Troubleshooting NSX Host Agents
search cancel

Troubleshooting NSX Host Agents

book

Article ID: 381955

calendar_today

Updated On: 12-19-2024

Products

VMware NSX

Issue/Introduction

  • NSX host agents that run at the user world layer on the ESXi host to facilitate the realization of logical switch ports and the associated configurations/properties by interacting with components on the NSX unified appliance, as well as other components on the ESXi host such as kernel modules, vSphere libraries, and non NSX agents.
  • NSX agents include nsx-proxy, nsx-nestdb, nsx-cfgagent, nsx-opsagent, nsx-nestdb.

 

Environment

VMware NSX

VMware NSX-T Data Center

Resolution

  1. Host Agent Overview:

There are 3 Agents whose status is tracked in the NSX UI:

nsx-cfgagent     ← Interacts with dataplane modules like VDL2, KCP, and DFW

When stopped, Host appears Down in UI

nsx-opsagent    ← Includes nsx-da (inventory discovery agent which communicates with nestdb) and nsxa (deals with host switch related operations) 

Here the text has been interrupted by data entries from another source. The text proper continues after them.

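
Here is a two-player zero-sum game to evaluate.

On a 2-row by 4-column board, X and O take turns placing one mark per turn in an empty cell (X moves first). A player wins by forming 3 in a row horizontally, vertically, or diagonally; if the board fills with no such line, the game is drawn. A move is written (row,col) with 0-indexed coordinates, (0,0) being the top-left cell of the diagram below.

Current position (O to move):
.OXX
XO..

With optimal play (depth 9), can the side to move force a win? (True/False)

ply 1, O at .OXX/XO.. | (0,0)=+0→OOXX/XO..*; (1,2)=+0→.OXX/XOO.; (1,3)=+0→.OXX/XO.O
ply 2, X at OOXX/XO.. | (1,2)=+0→OOXX/XOX.*; (1,3)=+0→OOXX/XO.X
ply 3, O at OOXX/XOX. | (1,3)=+0→OOXX/XOXO*
ply 4: OOXX/XOXO is terminal +0 (X); from .OXX/XO.. depth 9

O winning at [.OXX/XO..]: False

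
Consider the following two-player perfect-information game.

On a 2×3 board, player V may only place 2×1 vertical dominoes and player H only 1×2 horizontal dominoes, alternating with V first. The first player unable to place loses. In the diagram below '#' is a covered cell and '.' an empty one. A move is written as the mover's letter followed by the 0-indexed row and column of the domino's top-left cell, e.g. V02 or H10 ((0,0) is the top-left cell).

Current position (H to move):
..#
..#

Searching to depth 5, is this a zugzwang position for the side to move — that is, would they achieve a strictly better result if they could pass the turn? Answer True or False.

p1 H@[..#/..#]: H00[###/..#]+1* H10[..#/###]+1
p2 V@[###/..#] terminal -1; root [..#/..#] d5
suppose H passes — search the same position with V to move:
pass> p1 V@[..#/..#]: V00[#.#/#.#]+1* V01[.##/.##]+1
pass> p2 H@[#.#/#.#] terminal -1; root [..#/..#] d5
for H: play +1, pass -1

zugzwang(..#/..#, H) = False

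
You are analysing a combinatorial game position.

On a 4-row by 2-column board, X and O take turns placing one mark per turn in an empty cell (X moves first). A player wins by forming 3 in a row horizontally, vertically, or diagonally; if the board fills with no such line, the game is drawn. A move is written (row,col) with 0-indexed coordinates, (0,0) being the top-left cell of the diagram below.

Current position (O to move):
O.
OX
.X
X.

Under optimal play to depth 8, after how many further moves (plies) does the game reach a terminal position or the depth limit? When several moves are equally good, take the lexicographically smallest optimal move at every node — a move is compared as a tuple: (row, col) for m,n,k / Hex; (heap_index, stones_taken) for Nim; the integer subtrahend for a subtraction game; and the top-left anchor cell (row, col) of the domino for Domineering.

PV length from [O./OX/.X/X.]: 1 ply

p1 O@[O./OX/.X/X.]: (0,1)[OO/OX/.X/X.]-1 (2,0)[O./OX/OX/X.]+1* (3,1)[O./OX/.X/XO]-1
p2 X@[O./OX/OX/X.] terminal -1; root [O./OX/.X/X.] d8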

When stopped, Host appears Down in UI

nsx-nestdb       ← Stores desired state from control plane and runtime state info from dataplane

When stopped, controller connectivity will be Down and 'get controllers' returns 'Failed to get controller list'.

 

Other agents which are not tracked in UI "Agent Status" pane, and what happens when they are stopped:

nsx-proxy      ← Interacts with both Policy and CCP on the NSX manager, and nsx-opsagent and nsx-nestdb on host

When stopped, NSX Configuration is listed as "Host Disconnected". Manager connectivity is Down, and Agent Status is not reported.

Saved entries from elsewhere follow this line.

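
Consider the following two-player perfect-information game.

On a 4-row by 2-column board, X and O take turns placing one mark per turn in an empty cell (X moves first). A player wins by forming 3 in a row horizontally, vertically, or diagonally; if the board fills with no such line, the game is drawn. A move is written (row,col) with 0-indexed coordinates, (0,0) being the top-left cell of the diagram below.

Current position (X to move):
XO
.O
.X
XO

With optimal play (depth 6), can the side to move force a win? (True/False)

[XO/.O/.X/XO] X move#1: (1,0):+0/XO/XO/.X/XO*, (2,0):+0/XO/.O/XX/XO
[XO/XO/.X/XO] O move#2: (2,0):+0/XO/XO/OX/XO*
[XO/XO/OX/XO] end (terminal +0, X#3); searched XO/.O/.X/XO to 6

X winning at [XO/.O/.X/XO]: False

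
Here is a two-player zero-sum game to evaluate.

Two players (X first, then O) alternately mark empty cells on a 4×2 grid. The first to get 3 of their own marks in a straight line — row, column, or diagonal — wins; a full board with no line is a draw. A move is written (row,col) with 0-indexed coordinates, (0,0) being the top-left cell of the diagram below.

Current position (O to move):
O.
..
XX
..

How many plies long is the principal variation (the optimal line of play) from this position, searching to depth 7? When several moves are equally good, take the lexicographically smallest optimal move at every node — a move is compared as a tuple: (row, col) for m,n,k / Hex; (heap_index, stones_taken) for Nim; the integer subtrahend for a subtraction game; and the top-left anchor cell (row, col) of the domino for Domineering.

PV length from [O./../XX/..]: 5 plies

ply 1, O at O./../XX/.. | (0,1)=+0→OO/../XX/..*; (1,0)=-1→O./O./XX/..; (1,1)=+0→O./.O/XX/..; (3,0)=-1→O./../XX/O.; (3,1)=+0→O./../XX/.O
ply 2, X at OO/../XX/.. | (1,0)=+0→OO/X./XX/..*; (1,1)=+0→OO/.X/XX/..; (3,0)=+0→OO/../XX/X.; (3,1)=+0→OO/../XX/.X
ply 3, O at OO/X./XX/.. | (1,1)=-1→OO/XO/XX/..; (3,0)=+0→OO/X./XX/O.*; (3,1)=-1→OO/X./XX/.O
ply 4, X at OO/X./XX/O. | (1,1)=+0→OO/XX/XX/O.*; (3,1)=+0→OO/X./XX/OX
ply 5, O at OO/XX/XX/O. | (3,1)=+0→OO/XX/XX/OO*
ply 6: OO/XX/XX/OO is terminal +0 (X); from O./../XX/.. depth 7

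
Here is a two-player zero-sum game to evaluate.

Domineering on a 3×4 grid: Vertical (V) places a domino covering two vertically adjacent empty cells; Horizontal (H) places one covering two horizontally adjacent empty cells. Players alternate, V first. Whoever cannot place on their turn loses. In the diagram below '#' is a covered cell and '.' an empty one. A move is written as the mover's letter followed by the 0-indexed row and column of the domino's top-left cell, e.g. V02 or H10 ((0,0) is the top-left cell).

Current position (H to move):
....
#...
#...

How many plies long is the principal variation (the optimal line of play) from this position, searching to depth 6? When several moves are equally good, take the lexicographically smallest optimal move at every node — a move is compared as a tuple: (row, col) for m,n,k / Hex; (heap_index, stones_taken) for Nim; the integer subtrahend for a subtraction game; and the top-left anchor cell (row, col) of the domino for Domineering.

ply 1, H at ..../#.../#... | H00=-1→##../#.../#...; H01=-1→.##./#.../#...; H02=-1→..##/#.../#...; H11=+1→..../###./#...*; H12=+1→..../#.##/#...; H21=-1→..../#.../###.; H22=-1→..../#.../#.##
ply 2, V at ..../###./#... | V03=-1→...#/####/#...*; V13=-1→..../####/#..#
ply 3, H at ...#/####/#... | H00=+1→##.#/####/#...*; H01=+1→.###/####/#...; H21=+1→...#/####/###.; H22=+1→...#/####/#.##
ply 4: ##.#/####/#... is terminal -1 (V); from ..../#.../#... depth 6

PV length from [..../#.../#...]: 3 plies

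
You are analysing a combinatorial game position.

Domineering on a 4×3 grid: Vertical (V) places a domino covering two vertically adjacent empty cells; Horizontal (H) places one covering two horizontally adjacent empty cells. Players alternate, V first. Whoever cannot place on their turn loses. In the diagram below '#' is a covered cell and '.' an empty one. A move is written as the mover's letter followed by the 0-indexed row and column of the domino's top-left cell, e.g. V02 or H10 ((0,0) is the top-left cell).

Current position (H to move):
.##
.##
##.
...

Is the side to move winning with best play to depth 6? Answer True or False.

p1 H@[.##/.##/##./...]: H30[.##/.##/##./##.]-1* H31[.##/.##/##./.##]-1
p2 V@[.##/.##/##./##.]: V00[###/###/##./##.]+1* V22[.##/.##/###/###]+1
p3 H@[###/###/##./##.] terminal -1; root [.##/.##/##./...] d6

H winning at [.##/.##/##./...]: False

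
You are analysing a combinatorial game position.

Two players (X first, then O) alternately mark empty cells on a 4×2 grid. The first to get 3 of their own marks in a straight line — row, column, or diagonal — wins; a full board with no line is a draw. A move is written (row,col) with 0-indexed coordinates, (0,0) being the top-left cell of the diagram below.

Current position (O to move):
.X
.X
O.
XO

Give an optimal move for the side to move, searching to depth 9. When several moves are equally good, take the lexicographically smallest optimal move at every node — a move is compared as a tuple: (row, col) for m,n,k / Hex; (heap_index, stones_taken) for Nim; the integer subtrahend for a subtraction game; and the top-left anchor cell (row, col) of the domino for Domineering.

O's best at [.X/.X/O./XO]: (2,1)

[.X/.X/O./XO] O move#1: (0,0):-1/OX/.X/O./XO, (1,0):-1/.X/OX/O./XO, (2,1):+0/.X/.X/OO/XO*
[.X/.X/OO/XO] X move#2: (0,0):+0/XX/.X/OO/XO*, (1,0):+0/.X/XX/OO/XO
[XX/.X/OO/XO] O move#3: (1,0):+0/XX/OX/OO/XO*
[XX/OX/OO/XO] end (terminal +0, X#4); searched .X/.X/O./XO to 9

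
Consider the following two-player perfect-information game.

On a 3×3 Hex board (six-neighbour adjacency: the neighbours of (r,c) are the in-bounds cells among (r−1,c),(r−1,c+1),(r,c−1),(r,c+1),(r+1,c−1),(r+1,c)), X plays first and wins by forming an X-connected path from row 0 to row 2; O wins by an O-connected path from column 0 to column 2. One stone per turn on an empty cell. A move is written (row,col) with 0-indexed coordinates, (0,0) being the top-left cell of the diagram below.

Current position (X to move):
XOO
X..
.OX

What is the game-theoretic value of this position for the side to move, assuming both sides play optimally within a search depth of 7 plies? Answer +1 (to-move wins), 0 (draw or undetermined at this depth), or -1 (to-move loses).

p1 X@[XOO/X../.OX]: (1,1)[XOO/XX./.OX]+1* (1,2)[XOO/X.X/.OX]+1 (2,0)[XOO/X../XOX]+1
p2 O@[XOO/XX./.OX]: (1,2)[XOO/XXO/.OX]-1* (2,0)[XOO/XX./OOX]-1
p3 X@[XOO/XXO/.OX]: (2,0)[XOO/XXO/XOX]+1*
p4 O@[XOO/XXO/XOX] terminal -1; root [XOO/X../.OX] d7

value(XOO/X../.OX, X) = +1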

nsx-sfhc         ← This is the installation agent for NSX deployment that communicates with MP

When stopped, UI shows host with status "Install Failed" and View Details is not available. 

2. Agent Status in NSX UI

 In the 3,2.2+ NSX UI, Host Agent Status for 3 agents is viewed at: System > Fabric > Hosts > View Details on the Host > Monitor > Agent Status

 If one Agent (opsagent, cfgagent, nestdb) is stopped, the Host's overall Status will show as Down

 

3. Commands

To manage agent service from ESX command line:   /etc/init.d/<service name> status/stop/start

'esxcli network ip connection list | grep 1234' and 'esxcli network ip connection list | grep 1235' will show connections to the Managers and Controller with World Name of 'nsx-proxy'     ←  If nsx-proxy is stopped, these connections will not be listed

 

4. Logs

nsx-proxy logs are in nsx-syslog.log. This will show logging for the the nsx-proxy agent connection to the Manager components.

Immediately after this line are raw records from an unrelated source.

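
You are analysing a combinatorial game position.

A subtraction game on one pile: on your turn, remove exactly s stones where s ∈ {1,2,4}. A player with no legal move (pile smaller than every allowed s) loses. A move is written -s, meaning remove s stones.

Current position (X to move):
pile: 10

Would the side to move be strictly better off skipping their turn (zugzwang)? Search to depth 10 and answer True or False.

zugzwang(10, X) = False

ply 1, X at 10 | -1=+1→9*; -2=-1→8; -4=+1→6
ply 2, O at 9 | -1=-1→8*; -2=-1→7; -4=-1→5
ply 3, X at 8 | -1=-1→7; -2=+1→6*; -4=-1→4
ply 4, O at 6 | -1=-1→5*; -2=-1→4; -4=-1→2
ply 5, X at 5 | -1=-1→4; -2=+1→3*; -4=-1→1
ply 6, O at 3 | -1=-1→2*; -2=-1→1
ply 7, X at 2 | -1=-1→1; -2=+1→0*
ply 8: 0 is terminal -1 (O); from 10 depth 10
suppose X passes — search the same position with O to move:
pass> ply 1, O at 10 | -1=+1→9*; -2=-1→8; -4=+1→6
pass> ply 2, X at 9 | -1=-1→8*; -2=-1→7; -4=-1→5
pass> ply 3, O at 8 | -1=-1→7; -2=+1→6*; -4=-1→4
pass> ply 4, X at 6 | -1=-1→5*; -2=-1→4; -4=-1→2
pass> ply 5, O at 5 | -1=-1→4; -2=+1→3*; -4=-1→1
pass> ply 6, X at 3 | -1=-1→2*; -2=-1→1
pass> ply 7, O at 2 | -1=-1→1; -2=+1→0*
pass> ply 8: 0 is terminal -1 (X); from 10 depth 10
for X: play +1, pass -1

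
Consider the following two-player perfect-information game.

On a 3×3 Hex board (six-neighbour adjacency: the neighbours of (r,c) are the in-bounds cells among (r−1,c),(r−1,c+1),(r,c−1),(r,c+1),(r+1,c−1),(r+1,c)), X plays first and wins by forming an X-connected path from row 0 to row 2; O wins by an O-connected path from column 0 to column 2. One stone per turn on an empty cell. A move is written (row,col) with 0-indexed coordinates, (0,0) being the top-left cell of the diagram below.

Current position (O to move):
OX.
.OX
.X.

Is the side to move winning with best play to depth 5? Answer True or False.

ply 1, O at OX./.OX/.X. | (0,2)=+1→OXO/.OX/.X.*; (1,0)=-1→OX./OOX/.X.; (2,0)=-1→OX./.OX/OX.; (2,2)=-1→OX./.OX/.XO
ply 2, X at OXO/.OX/.X. | (1,0)=-1→OXO/XOX/.X.*; (2,0)=-1→OXO/.OX/XX.; (2,2)=-1→OXO/.OX/.XX
ply 3, O at OXO/XOX/.X. | (2,0)=+1→OXO/XOX/OX.*; (2,2)=-1→OXO/XOX/.XO
ply 4: OXO/XOX/OX. is terminal -1 (X); from OX./.OX/.X. depth 5

O winning at [OX./.OX/.X.]: True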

ag -i "nsx-proxy" var/run/log/nsx-syslog.log

 

nsx-proxy heartbeats from MP appear like this:

2022-08-11T04:25:56Z nsx-proxy: NSX 2101571 - [nsx@6876 comp="nsx-esx" subcomp="nsx-proxy" s2comp="mpa-proxy-lib" tid="2101571" level="INFO"] MessagingClientService: Heartbeat message received in FrameworkUnifiedMsg from endpoint: ssl://10.105.8.11:1234 client_id: a5887a11-c352-426c-951b-b2def1ea4806

2022-08-11T04:26:56Z nsx-proxy: NSX 2101571 - [nsx@6876 comp="nsx-esx" subcomp="nsx-proxy" s2comp="mpa-proxy-lib" tid="2101571" level="INFO"] MessagingClientService: Heartbeat message received in FrameworkUnifiedMsg from endpoint: ssl://10.105.8.11:1234 client_id: a5887a11-c352-426c-951b-b2def1ea4806

 

To check for gaps in heartbeats from management plane, run:

ag "Heartbeat message" nsx-syslog* | awk '{print $1}' | cut -d ":" -f3- | sort -V | cut -d":" -f1 | uniq -c

There are usually 60 an hour. A high-level look at heartbeat loss looks like this:

     60 2022-08-20T02

   60 2022-08-20T03

   7 2022-08-20T04    ← only 7 heartbeats from MP this hour 

   32 2022-08-25T00   ← only 32 heartbeats from MP this hour 

   60 2022-08-25T01

   60 2022-08-25T02

 

nsx-nestdb logs are in nsx-syslog.log:

ag -i "nestdb" var/run/log/nsx-syslog.log

 

nsx-cfgagent logs are in nsx-syslog.log:

ag -i "cfgagent" var/run/log/nsx-syslog.log

 

nsx-opsagent logs are in nsx-syslog.log:

ag -i "opsagent" var/run/log/nsx-syslog.log

 

If nsxda cannot connect with nestdb, logging in nsx-syslog.log appears like this:

2022-12-01T18:39:50.058Z nsx-opsagent[2103501]: NSX 2103501 - [nsx@6876 comp="nsx-esx" subcomp="opsagent" s2comp="nsxda" tid="2105253" level="WARNING"] Waiting for NestDB to connect.

2022-12-01T18:39:53.931Z nsx-opsagent[2103501]: NSX 2103501 - [nsx@6876 comp="nsx-esx" subcomp="opsagent" s2comp="nsxda" tid="2105252" level="WARNING"] Waiting for NestDB to connect.